This past week, I turned 40 years old; wow, that’s how long the Israelites wandered in the desert. The number 40 is tied to the themes of “probation, trial, and chastisement.” [1] Hopefully I am on the other side of the probation and chastisement and not just beginning them, yikes!
That got me thinking of how Lehi’s people wandered for 8 years and how “it is the number specially associated with Resurrection and Regeneration, and the beginning of a new era or order.” [2] That makes a lot of sense seeing how they were starting a completely new civilization in the promised land.
Both the 40 and the 8 year periods for these groups could be called a refining time as well. Maybe refining is always necessary before some of the greatest blessings.
God seems to use time, or at least, our heavy observation of it, to refine us. God has allowed years and years to slip away before certain answers to prayers have come.
In retrospect, the answer to one particular prayer would not have been as impactful if I had received it earlier.
Time needed to pass, things needed to happen so that when the answer came, I could understand the full meaning of it.

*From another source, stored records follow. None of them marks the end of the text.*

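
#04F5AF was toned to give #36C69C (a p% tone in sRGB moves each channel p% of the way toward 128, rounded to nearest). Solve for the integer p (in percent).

40%

#04F5AF is rgb(4, 245, 175); #36C69C is rgb(54, 198, 156).
On the R channel (widest range): 54 ≈ 4 + (p/100)(128 − 4), so p ≈ 100×(54 − 4)/(128 − 4) = 5000/124 = 40.32.
p = 40 reproduces all three channels after rounding.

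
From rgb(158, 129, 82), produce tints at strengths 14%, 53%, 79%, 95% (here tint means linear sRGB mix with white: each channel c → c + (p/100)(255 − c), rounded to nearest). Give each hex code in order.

14%: (158 + 13.58 = 171.58→172, 129 + 17.64 = 146.64→147, 82 + 24.22 = 106.22→106) → #ac936a
53%: (158 + 51.41 = 209.41→209, 129 + 66.78 = 195.78→196, 82 + 91.69 = 173.69→174) → #d1c4ae
79%: (158 + 76.63 = 234.63→235, 129 + 99.54 = 228.54→229, 82 + 136.67 = 218.67→219) → #ebe5db
95%: (158 + 92.15 = 250.15→250, 129 + 119.7 = 248.7→249, 82 + 164.35 = 246.35→246) → #faf9f6

#ac936a, #d1c4ae, #ebe5db, #faf9f6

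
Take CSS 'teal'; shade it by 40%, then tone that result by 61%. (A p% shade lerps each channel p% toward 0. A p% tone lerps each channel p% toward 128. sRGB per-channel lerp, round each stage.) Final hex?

CSS teal is rgb(0, 128, 128).
Lerp each channel 40% toward 0:
  R: 0 + 0 = 0 → 0
  G: 128 + 0.4×(0−128) = 128 − 51.2 = 76.8 → 77
  B: 128 − 51.2 = 76.8 → 77
After the shade: rgb(0, 77, 77) = #004d4d.
Per channel, c → c + 0.61(128 − c):
  R: 0 + 78.08 = 78.08 → 78
  G: 77 + 0.61×(128−77) = 77 + 31.11 = 108.11 → 108
  B: 77 + 0.61×(128−77) = 77 + 31.11 = 108.11 → 108
rgb(78, 108, 108) = #4e6c6c.

#4e6c6c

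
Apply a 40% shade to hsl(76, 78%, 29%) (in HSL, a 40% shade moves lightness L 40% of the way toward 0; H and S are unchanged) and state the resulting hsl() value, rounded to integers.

L moves 40% from 29 toward 0: 29 − 11.6 = 17.4 → 17.
H and S are unchanged.

hsl(76, 78%, 17%)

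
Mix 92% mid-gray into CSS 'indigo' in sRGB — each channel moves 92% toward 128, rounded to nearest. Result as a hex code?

#7C7680

CSS indigo is rgb(75, 0, 130).
A 92% tone moves each channel 92% toward 128:
  R: 75 + 0.92×(128−75) = 75 + 48.76 = 123.76 → 124
  G: 0 + 117.76 = 117.76 → 118
  B: 130 + 0.92×(128−130) = 130 − 1.84 = 128.16 → 128
rgb(124, 118, 128) = #7C7680.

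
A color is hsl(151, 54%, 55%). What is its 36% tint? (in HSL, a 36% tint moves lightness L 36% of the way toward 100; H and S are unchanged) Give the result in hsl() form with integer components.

L moves 36% from 55 toward 100: 55 + 16.2 = 71.2 → 71.
H and S are unchanged.

hsl(151, 54%, 71%)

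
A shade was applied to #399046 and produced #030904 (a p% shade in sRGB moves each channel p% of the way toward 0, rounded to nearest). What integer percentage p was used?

94%

#399046 is rgb(57, 144, 70); #030904 is rgb(3, 9, 4).
On the G channel (widest range): 9 ≈ 144 + (p/100)(0 − 144), so p ≈ 100×(9 − 144)/(0 − 144) = -13500/-144 = 93.75.
p = 94 reproduces all three channels after rounding.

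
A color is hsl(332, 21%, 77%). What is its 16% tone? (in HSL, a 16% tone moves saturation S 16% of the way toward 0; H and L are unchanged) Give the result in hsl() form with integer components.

S moves 16% from 21 toward 0: 21 − 3.36 = 17.64 → 18.
H and L are unchanged.

hsl(332, 18%, 77%)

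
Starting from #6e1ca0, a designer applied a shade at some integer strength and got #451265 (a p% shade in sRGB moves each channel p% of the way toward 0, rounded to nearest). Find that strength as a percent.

37%

#6e1ca0 is rgb(110, 28, 160); #451265 is rgb(69, 18, 101).
On the B channel (widest range): 101 ≈ 160 + (p/100)(0 − 160), so p ≈ 100×(101 − 160)/(0 − 160) = -5900/-160 = 36.88.
p = 37 reproduces all three channels after rounding.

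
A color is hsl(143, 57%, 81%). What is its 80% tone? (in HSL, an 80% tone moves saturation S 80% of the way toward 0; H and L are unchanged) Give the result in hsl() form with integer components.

hsl(143, 11%, 81%)

S moves 80% from 57 toward 0: 57 − 45.6 = 11.4 → 11.
H and L are unchanged.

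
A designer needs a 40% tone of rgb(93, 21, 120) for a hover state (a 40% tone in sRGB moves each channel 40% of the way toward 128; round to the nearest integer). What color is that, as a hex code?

Per channel, c → c + 0.4(128 − c):
  R: 93 + 0.4×(128−93) = 93 + 14 = 107 → 107
  G: 21 + 42.8 = 63.8 → 64
  B: 120 + 3.2 = 123.2 → 123
rgb(107, 64, 123) = #6b407b.

#6b407b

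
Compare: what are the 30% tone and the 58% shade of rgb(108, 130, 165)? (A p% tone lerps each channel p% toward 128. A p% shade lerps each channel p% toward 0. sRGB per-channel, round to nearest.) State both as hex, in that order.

30% tone:
  R: 108 + 0.3×(128−108) = 108 + 6 = 114 → 114
  G: 130 + 0.3×(128−130) = 130 − 0.6 = 129.4 → 129
  B: 165 − 11.1 = 153.9 → 154
  → #72819A
58% shade:
  R: 108 + 0.58×(0−108) = 108 − 62.64 = 45.36 → 45
  G: 130 + 0.58×(0−130) = 130 − 75.4 = 54.6 → 55
  B: 165 + 0.58×(0−165) = 165 − 95.7 = 69.3 → 69
  → #2D3745

#72819A, #2D3745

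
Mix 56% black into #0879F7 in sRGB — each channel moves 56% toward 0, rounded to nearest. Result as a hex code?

#0879F7 is rgb(8, 121, 247).
Per channel, c → c + 0.56(0 − c):
  R: 8 − 4.48 = 3.52 → 4
  G: 121 − 67.76 = 53.24 → 53
  B: 247 + 0.56×(0−247) = 247 − 138.32 = 108.68 → 109
rgb(4, 53, 109) = #04356D.

#04356D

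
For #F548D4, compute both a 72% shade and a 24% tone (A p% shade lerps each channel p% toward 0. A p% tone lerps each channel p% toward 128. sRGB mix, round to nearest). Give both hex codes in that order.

#F548D4 is rgb(245, 72, 212).
72% shade:
  R: 245 + 0.72×(0−245) = 245 − 176.4 = 68.6 → 69
  G: 72 − 51.84 = 20.16 → 20
  B: 212 + 0.72×(0−212) = 212 − 152.64 = 59.36 → 59
  → #45143B
24% tone:
  R: 245 − 28.08 = 216.92 → 217
  G: 72 + 0.24×(128−72) = 72 + 13.44 = 85.44 → 85
  B: 212 − 20.16 = 191.84 → 192
  → #D955C0

#45143B, #D955C0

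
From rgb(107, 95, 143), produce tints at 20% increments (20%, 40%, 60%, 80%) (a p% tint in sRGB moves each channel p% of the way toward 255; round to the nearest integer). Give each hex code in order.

20%: (107 + 29.6 = 136.6→137, 95 + 32 = 127→127, 143 + 22.4 = 165.4→165) → #897FA5
40%: (107 + 59.2 = 166.2→166, 95 + 64 = 159→159, 143 + 44.8 = 187.8→188) → #A69FBC
60%: (107 + 88.8 = 195.8→196, 95 + 96 = 191→191, 143 + 67.2 = 210.2→210) → #C4BFD2
80%: (107 + 118.4 = 225.4→225, 95 + 128 = 223→223, 143 + 89.6 = 232.6→233) → #E1DFE9

#897FA5, #A69FBC, #C4BFD2, #E1DFE9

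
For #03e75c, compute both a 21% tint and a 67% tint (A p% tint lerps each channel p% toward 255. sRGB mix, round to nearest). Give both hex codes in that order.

#03e75c is rgb(3, 231, 92).
21% tint:
  R: 3 + 52.92 = 55.92 → 56
  G: 231 + 0.21×(255−231) = 231 + 5.04 = 236.04 → 236
  B: 92 + 34.23 = 126.23 → 126
  → #38ec7e
67% tint:
  R: 3 + 0.67×(255−3) = 3 + 168.84 = 171.84 → 172
  G: 231 + 0.67×(255−231) = 231 + 16.08 = 247.08 → 247
  B: 92 + 109.21 = 201.21 → 201
  → #acf7c9

#38ec7e, #acf7c9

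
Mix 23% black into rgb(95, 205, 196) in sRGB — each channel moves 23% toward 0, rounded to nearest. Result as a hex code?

#499e97

Lerp each channel 23% toward 0:
  R: 95 + 0.23×(0−95) = 95 − 21.85 = 73.15 → 73
  G: 205 − 47.15 = 157.85 → 158
  B: 196 + 0.23×(0−196) = 196 − 45.08 = 150.92 → 151
rgb(73, 158, 151) = #499e97.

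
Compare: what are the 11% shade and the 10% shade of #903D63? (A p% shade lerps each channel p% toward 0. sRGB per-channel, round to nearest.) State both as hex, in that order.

#903D63 is rgb(144, 61, 99).
11% shade:
  R: 144 + 0.11×(0−144) = 144 − 15.84 = 128.16 → 128
  G: 61 + 0.11×(0−61) = 61 − 6.71 = 54.29 → 54
  B: 99 + 0.11×(0−99) = 99 − 10.89 = 88.11 → 88
  → #803658
10% shade:
  R: 144 + 0.1×(0−144) = 144 − 14.4 = 129.6 → 130
  G: 61 + 0.1×(0−61) = 61 − 6.1 = 54.9 → 55
  B: 99 − 9.9 = 89.1 → 89
  → #823759

#803658, #823759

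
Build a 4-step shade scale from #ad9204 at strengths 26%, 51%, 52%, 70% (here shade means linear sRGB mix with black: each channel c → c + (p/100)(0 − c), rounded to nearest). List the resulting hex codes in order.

#806c03, #554802, #534602, #342c01

#ad9204 is rgb(173, 146, 4).
26%: (173 − 44.98 = 128.02→128, 146 − 37.96 = 108.04→108, 4 − 1.04 = 2.96→3) → #806c03
51%: (173 − 88.23 = 84.77→85, 146 − 74.46 = 71.54→72, 4 − 2.04 = 1.96→2) → #554802
52%: (173 − 89.96 = 83.04→83, 146 − 75.92 = 70.08→70, 4 − 2.08 = 1.92→2) → #534602
70%: (173 − 121.1 = 51.9→52, 146 − 102.2 = 43.8→44, 4 − 2.8 = 1.2→1) → #342c01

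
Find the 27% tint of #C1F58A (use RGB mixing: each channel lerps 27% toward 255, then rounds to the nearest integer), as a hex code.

#D2F8AA

#C1F58A is rgb(193, 245, 138).
Per channel, c → c + 0.27(255 − c):
  R: 193 + 0.27×(255−193) = 193 + 16.74 = 209.74 → 210
  G: 245 + 0.27×(255−245) = 245 + 2.7 = 247.7 → 248
  B: 138 + 0.27×(255−138) = 138 + 31.59 = 169.59 → 170
rgb(210, 248, 170) = #D2F8AA.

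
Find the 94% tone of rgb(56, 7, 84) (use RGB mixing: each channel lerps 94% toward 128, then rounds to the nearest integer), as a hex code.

Per channel, c → c + 0.94(128 − c):
  R: 56 + 67.68 = 123.68 → 124
  G: 7 + 0.94×(128−7) = 7 + 113.74 = 120.74 → 121
  B: 84 + 0.94×(128−84) = 84 + 41.36 = 125.36 → 125
rgb(124, 121, 125) = #7c797d.

#7c797d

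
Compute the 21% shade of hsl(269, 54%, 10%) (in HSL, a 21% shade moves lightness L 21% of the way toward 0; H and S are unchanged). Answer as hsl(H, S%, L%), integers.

hsl(269, 54%, 8%)

L moves 21% from 10 toward 0: 10 − 2.1 = 7.9 → 8.
H and S are unchanged.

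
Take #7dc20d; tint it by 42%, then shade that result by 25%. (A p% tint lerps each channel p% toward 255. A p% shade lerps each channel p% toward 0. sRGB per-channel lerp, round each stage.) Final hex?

#87a556

#7dc20d is rgb(125, 194, 13).
Lerp each channel 42% toward 255:
  R: 125 + 54.6 = 179.6 → 180
  G: 194 + 25.62 = 219.62 → 220
  B: 13 + 0.42×(255−13) = 13 + 101.64 = 114.64 → 115
After the tint: rgb(180, 220, 115) = #b4dc73.
Per channel, c → c + 0.25(0 − c):
  R: 180 − 45 = 135 → 135
  G: 220 + 0.25×(0−220) = 220 − 55 = 165 → 165
  B: 115 + 0.25×(0−115) = 115 − 28.75 = 86.25 → 86
rgb(135, 165, 86) = #87a556.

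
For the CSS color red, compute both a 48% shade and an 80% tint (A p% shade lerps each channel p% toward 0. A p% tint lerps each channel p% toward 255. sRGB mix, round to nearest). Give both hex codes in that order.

CSS red is rgb(255, 0, 0).
48% shade:
  R: 255 + 0.48×(0−255) = 255 − 122.4 = 132.6 → 133
  G: 0 + 0.48×(0−0) = 0 + 0 = 0 → 0
  B: 0 + 0.48×(0−0) = 0 + 0 = 0 → 0
  → #850000
80% tint:
  R: 255 + 0 = 255 → 255
  G: 0 + 0.8×(255−0) = 0 + 204 = 204 → 204
  B: 0 + 204 = 204 → 204
  → #ffcccc

#850000, #ffcccc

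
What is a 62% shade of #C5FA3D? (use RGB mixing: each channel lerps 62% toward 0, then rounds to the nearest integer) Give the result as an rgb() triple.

#C5FA3D is rgb(197, 250, 61).
Lerp each channel 62% toward 0:
  R: 197 − 122.14 = 74.86 → 75
  G: 250 + 0.62×(0−250) = 250 − 155 = 95 → 95
  B: 61 − 37.82 = 23.18 → 23

rgb(75, 95, 23)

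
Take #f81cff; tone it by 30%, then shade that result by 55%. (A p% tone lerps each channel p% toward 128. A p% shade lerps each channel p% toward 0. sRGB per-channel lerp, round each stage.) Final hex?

#f81cff is rgb(248, 28, 255).
Lerp each channel 30% toward 128:
  R: 248 + 0.3×(128−248) = 248 − 36 = 212 → 212
  G: 28 + 0.3×(128−28) = 28 + 30 = 58 → 58
  B: 255 + 0.3×(128−255) = 255 − 38.1 = 216.9 → 217
After the tone: rgb(212, 58, 217) = #d43ad9.
A 55% shade moves each channel 55% toward 0:
  R: 212 − 116.6 = 95.4 → 95
  G: 58 + 0.55×(0−58) = 58 − 31.9 = 26.1 → 26
  B: 217 + 0.55×(0−217) = 217 − 119.35 = 97.65 → 98
rgb(95, 26, 98) = #5f1a62.

#5f1a62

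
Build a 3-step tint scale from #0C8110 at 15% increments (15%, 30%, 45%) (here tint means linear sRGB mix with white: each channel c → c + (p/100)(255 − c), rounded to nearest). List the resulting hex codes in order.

#309434, #55A758, #79BA7C

#0C8110 is rgb(12, 129, 16).
15%: (12 + 36.45 = 48.45→48, 129 + 18.9 = 147.9→148, 16 + 35.85 = 51.85→52) → #309434
30%: (12 + 72.9 = 84.9→85, 129 + 37.8 = 166.8→167, 16 + 71.7 = 87.7→88) → #55A758
45%: (12 + 109.35 = 121.35→121, 129 + 56.7 = 185.7→186, 16 + 107.55 = 123.55→124) → #79BA7C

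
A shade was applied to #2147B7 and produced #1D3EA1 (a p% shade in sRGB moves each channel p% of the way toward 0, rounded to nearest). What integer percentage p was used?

#2147B7 is rgb(33, 71, 183); #1D3EA1 is rgb(29, 62, 161).
On the B channel (widest range): 161 ≈ 183 + (p/100)(0 − 183), so p ≈ 100×(161 − 183)/(0 − 183) = -2200/-183 = 12.02.
p = 12 reproduces all three channels after rounding.

12%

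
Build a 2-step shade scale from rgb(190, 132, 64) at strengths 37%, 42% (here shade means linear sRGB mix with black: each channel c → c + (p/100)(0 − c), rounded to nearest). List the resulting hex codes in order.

#785328, #6E4D25

37%: (190 − 70.3 = 119.7→120, 132 − 48.84 = 83.16→83, 64 − 23.68 = 40.32→40) → #785328
42%: (190 − 79.8 = 110.2→110, 132 − 55.44 = 76.56→77, 64 − 26.88 = 37.12→37) → #6E4D25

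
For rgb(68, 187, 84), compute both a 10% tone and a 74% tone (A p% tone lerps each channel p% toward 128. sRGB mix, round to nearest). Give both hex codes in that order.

#4AB558, #708F75

10% tone:
  R: 68 + 6 = 74 → 74
  G: 187 + 0.1×(128−187) = 187 − 5.9 = 181.1 → 181
  B: 84 + 0.1×(128−84) = 84 + 4.4 = 88.4 → 88
  → #4AB558
74% tone:
  R: 68 + 44.4 = 112.4 → 112
  G: 187 − 43.66 = 143.34 → 143
  B: 84 + 0.74×(128−84) = 84 + 32.56 = 116.56 → 117
  → #708F75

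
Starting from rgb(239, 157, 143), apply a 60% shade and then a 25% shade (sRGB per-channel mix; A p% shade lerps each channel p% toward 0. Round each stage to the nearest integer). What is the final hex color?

#482F2B

Per channel, c → c + 0.6(0 − c):
  R: 239 + 0.6×(0−239) = 239 − 143.4 = 95.6 → 96
  G: 157 − 94.2 = 62.8 → 63
  B: 143 − 85.8 = 57.2 → 57
After the shade: rgb(96, 63, 57) = #603F39.
Per channel, c → c + 0.25(0 − c):
  R: 96 + 0.25×(0−96) = 96 − 24 = 72 → 72
  G: 63 − 15.75 = 47.25 → 47
  B: 57 − 14.25 = 42.75 → 43
rgb(72, 47, 43) = #482F2B.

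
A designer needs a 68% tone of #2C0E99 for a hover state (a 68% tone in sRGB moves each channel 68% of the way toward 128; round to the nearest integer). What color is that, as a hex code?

#2C0E99 is rgb(44, 14, 153).
Lerp each channel 68% toward 128:
  R: 44 + 0.68×(128−44) = 44 + 57.12 = 101.12 → 101
  G: 14 + 77.52 = 91.52 → 92
  B: 153 − 17 = 136 → 136
rgb(101, 92, 136) = #655C88.

#655C88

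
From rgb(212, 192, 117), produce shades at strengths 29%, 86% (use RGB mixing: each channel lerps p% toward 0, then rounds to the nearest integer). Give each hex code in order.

29%: (212 − 61.48 = 150.52→151, 192 − 55.68 = 136.32→136, 117 − 33.93 = 83.07→83) → #978853
86%: (212 − 182.32 = 29.68→30, 192 − 165.12 = 26.88→27, 117 − 100.62 = 16.38→16) → #1E1B10

#978853, #1E1B10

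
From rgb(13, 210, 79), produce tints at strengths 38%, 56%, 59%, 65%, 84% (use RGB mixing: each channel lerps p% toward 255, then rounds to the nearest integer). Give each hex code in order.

#69e392, #95ebb2, #9cedb7, #aaefc1, #d8f8e3

38%: (13 + 91.96 = 104.96→105, 210 + 17.1 = 227.1→227, 79 + 66.88 = 145.88→146) → #69e392
56%: (13 + 135.52 = 148.52→149, 210 + 25.2 = 235.2→235, 79 + 98.56 = 177.56→178) → #95ebb2
59%: (13 + 142.78 = 155.78→156, 210 + 26.55 = 236.55→237, 79 + 103.84 = 182.84→183) → #9cedb7
65%: (13 + 157.3 = 170.3→170, 210 + 29.25 = 239.25→239, 79 + 114.4 = 193.4→193) → #aaefc1
84%: (13 + 203.28 = 216.28→216, 210 + 37.8 = 247.8→248, 79 + 147.84 = 226.84→227) → #d8f8e3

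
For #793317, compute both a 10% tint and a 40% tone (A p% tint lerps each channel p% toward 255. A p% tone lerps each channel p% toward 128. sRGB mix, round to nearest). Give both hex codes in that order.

#86472E, #7C5241

#793317 is rgb(121, 51, 23).
10% tint:
  R: 121 + 0.1×(255−121) = 121 + 13.4 = 134.4 → 134
  G: 51 + 0.1×(255−51) = 51 + 20.4 = 71.4 → 71
  B: 23 + 0.1×(255−23) = 23 + 23.2 = 46.2 → 46
  → #86472E
40% tone:
  R: 121 + 0.4×(128−121) = 121 + 2.8 = 123.8 → 124
  G: 51 + 0.4×(128−51) = 51 + 30.8 = 81.8 → 82
  B: 23 + 0.4×(128−23) = 23 + 42 = 65 → 65
  → #7C5241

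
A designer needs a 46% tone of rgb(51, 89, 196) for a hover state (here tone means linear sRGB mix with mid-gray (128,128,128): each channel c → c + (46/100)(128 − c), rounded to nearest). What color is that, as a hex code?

#566BA5

Lerp each channel 46% toward 128:
  R: 51 + 0.46×(128−51) = 51 + 35.42 = 86.42 → 86
  G: 89 + 0.46×(128−89) = 89 + 17.94 = 106.94 → 107
  B: 196 + 0.46×(128−196) = 196 − 31.28 = 164.72 → 165
rgb(86, 107, 165) = #566BA5.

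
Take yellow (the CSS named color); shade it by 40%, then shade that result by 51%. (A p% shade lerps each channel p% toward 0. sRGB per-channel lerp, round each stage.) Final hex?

CSS yellow is rgb(255, 255, 0).
A 40% shade moves each channel 40% toward 0:
  R: 255 − 102 = 153 → 153
  G: 255 − 102 = 153 → 153
  B: 0 + 0 = 0 → 0
After the shade: rgb(153, 153, 0) = #999900.
A 51% shade moves each channel 51% toward 0:
  R: 153 + 0.51×(0−153) = 153 − 78.03 = 74.97 → 75
  G: 153 + 0.51×(0−153) = 153 − 78.03 = 74.97 → 75
  B: 0 + 0 = 0 → 0
rgb(75, 75, 0) = #4B4B00.

#4B4B00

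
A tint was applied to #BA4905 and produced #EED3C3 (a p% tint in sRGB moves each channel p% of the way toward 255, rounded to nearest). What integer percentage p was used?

76%

#BA4905 is rgb(186, 73, 5); #EED3C3 is rgb(238, 211, 195).
On the B channel (widest range): 195 ≈ 5 + (p/100)(255 − 5), so p ≈ 100×(195 − 5)/(255 − 5) = 19000/250 = 76.00.
p = 76 reproduces all three channels after rounding.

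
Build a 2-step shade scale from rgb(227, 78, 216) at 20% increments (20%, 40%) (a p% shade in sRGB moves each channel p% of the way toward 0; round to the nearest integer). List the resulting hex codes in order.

#b63ead, #882f82

20%: (227 − 45.4 = 181.6→182, 78 − 15.6 = 62.4→62, 216 − 43.2 = 172.8→173) → #b63ead
40%: (227 − 90.8 = 136.2→136, 78 − 31.2 = 46.8→47, 216 − 86.4 = 129.6→130) → #882f82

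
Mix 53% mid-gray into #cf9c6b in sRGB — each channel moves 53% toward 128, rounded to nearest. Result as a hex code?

#cf9c6b is rgb(207, 156, 107).
Per channel, c → c + 0.53(128 − c):
  R: 207 + 0.53×(128−207) = 207 − 41.87 = 165.13 → 165
  G: 156 + 0.53×(128−156) = 156 − 14.84 = 141.16 → 141
  B: 107 + 11.13 = 118.13 → 118
rgb(165, 141, 118) = #a58d76.

#a58d76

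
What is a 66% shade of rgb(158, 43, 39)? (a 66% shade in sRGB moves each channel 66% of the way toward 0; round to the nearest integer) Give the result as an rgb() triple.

Per channel, c → c + 0.66(0 − c):
  R: 158 + 0.66×(0−158) = 158 − 104.28 = 53.72 → 54
  G: 43 + 0.66×(0−43) = 43 − 28.38 = 14.62 → 15
  B: 39 − 25.74 = 13.26 → 13

rgb(54, 15, 13)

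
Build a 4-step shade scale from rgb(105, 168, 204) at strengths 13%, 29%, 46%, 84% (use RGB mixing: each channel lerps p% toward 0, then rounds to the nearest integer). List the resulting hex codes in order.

13%: (105 − 13.65 = 91.35→91, 168 − 21.84 = 146.16→146, 204 − 26.52 = 177.48→177) → #5b92b1
29%: (105 − 30.45 = 74.55→75, 168 − 48.72 = 119.28→119, 204 − 59.16 = 144.84→145) → #4b7791
46%: (105 − 48.3 = 56.7→57, 168 − 77.28 = 90.72→91, 204 − 93.84 = 110.16→110) → #395b6e
84%: (105 − 88.2 = 16.8→17, 168 − 141.12 = 26.88→27, 204 − 171.36 = 32.64→33) → #111b21

#5b92b1, #4b7791, #395b6e, #111b21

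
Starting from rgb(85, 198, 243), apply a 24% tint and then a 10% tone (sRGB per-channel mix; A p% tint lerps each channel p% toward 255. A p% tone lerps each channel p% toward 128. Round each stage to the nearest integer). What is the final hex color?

Lerp each channel 24% toward 255:
  R: 85 + 40.8 = 125.8 → 126
  G: 198 + 0.24×(255−198) = 198 + 13.68 = 211.68 → 212
  B: 243 + 2.88 = 245.88 → 246
After the tint: rgb(126, 212, 246) = #7ED4F6.
Per channel, c → c + 0.1(128 − c):
  R: 126 + 0.1×(128−126) = 126 + 0.2 = 126.2 → 126
  G: 212 + 0.1×(128−212) = 212 − 8.4 = 203.6 → 204
  B: 246 − 11.8 = 234.2 → 234
rgb(126, 204, 234) = #7ECCEA.

#7ECCEA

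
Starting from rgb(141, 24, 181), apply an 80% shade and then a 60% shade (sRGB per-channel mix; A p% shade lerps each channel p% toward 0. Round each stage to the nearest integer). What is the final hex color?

#0B020E

Lerp each channel 80% toward 0:
  R: 141 + 0.8×(0−141) = 141 − 112.8 = 28.2 → 28
  G: 24 + 0.8×(0−24) = 24 − 19.2 = 4.8 → 5
  B: 181 − 144.8 = 36.2 → 36
After the shade: rgb(28, 5, 36) = #1C0524.
Per channel, c → c + 0.6(0 − c):
  R: 28 − 16.8 = 11.2 → 11
  G: 5 + 0.6×(0−5) = 5 − 3 = 2 → 2
  B: 36 + 0.6×(0−36) = 36 − 21.6 = 14.4 → 14
rgb(11, 2, 14) = #0B020E.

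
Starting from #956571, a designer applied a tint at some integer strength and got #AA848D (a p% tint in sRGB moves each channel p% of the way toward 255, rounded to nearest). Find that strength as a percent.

#956571 is rgb(149, 101, 113); #AA848D is rgb(170, 132, 141).
On the G channel (widest range): 132 ≈ 101 + (p/100)(255 − 101), so p ≈ 100×(132 − 101)/(255 − 101) = 3100/154 = 20.13.
p = 20 reproduces all three channels after rounding.

20%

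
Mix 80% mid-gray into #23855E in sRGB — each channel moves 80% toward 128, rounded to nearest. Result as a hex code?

#6D8179

#23855E is rgb(35, 133, 94).
An 80% tone moves each channel 80% toward 128:
  R: 35 + 74.4 = 109.4 → 109
  G: 133 + 0.8×(128−133) = 133 − 4 = 129 → 129
  B: 94 + 0.8×(128−94) = 94 + 27.2 = 121.2 → 121
rgb(109, 129, 121) = #6D8179.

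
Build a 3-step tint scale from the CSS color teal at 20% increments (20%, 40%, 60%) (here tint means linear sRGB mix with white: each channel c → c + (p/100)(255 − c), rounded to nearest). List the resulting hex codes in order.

CSS teal is rgb(0, 128, 128).
20%: (0 + 51 = 51→51, 128 + 25.4 = 153.4→153, 128 + 25.4 = 153.4→153) → #339999
40%: (0 + 102 = 102→102, 128 + 50.8 = 178.8→179, 128 + 50.8 = 178.8→179) → #66B3B3
60%: (0 + 153 = 153→153, 128 + 76.2 = 204.2→204, 128 + 76.2 = 204.2→204) → #99CCCC

#339999, #66B3B3, #99CCCC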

But God doesn’t tell us, “I’ll tell you in X years” or “after this or that happens, then I will tell you.”
I don’t think he tells us this because he doesn’t need to, he’s God and we just need to discover ways to know and trust him. I think life is perfectly configured for just that.
In my early years, it was all youth and no wisdom and near the end, it will be all wisdom and no youth. Here at 40 years old, maybe my youth to wisdom ratio is close to even. I’m young enough to still have fun but old enough not to try anything too stupid.
While I have come a long way, I feel like I am just beginning a new journey. I am looking forward to the future, seeing my kids grow up, experiencing new things, deepening my relationship with God, and whatever surprises manifest themselves.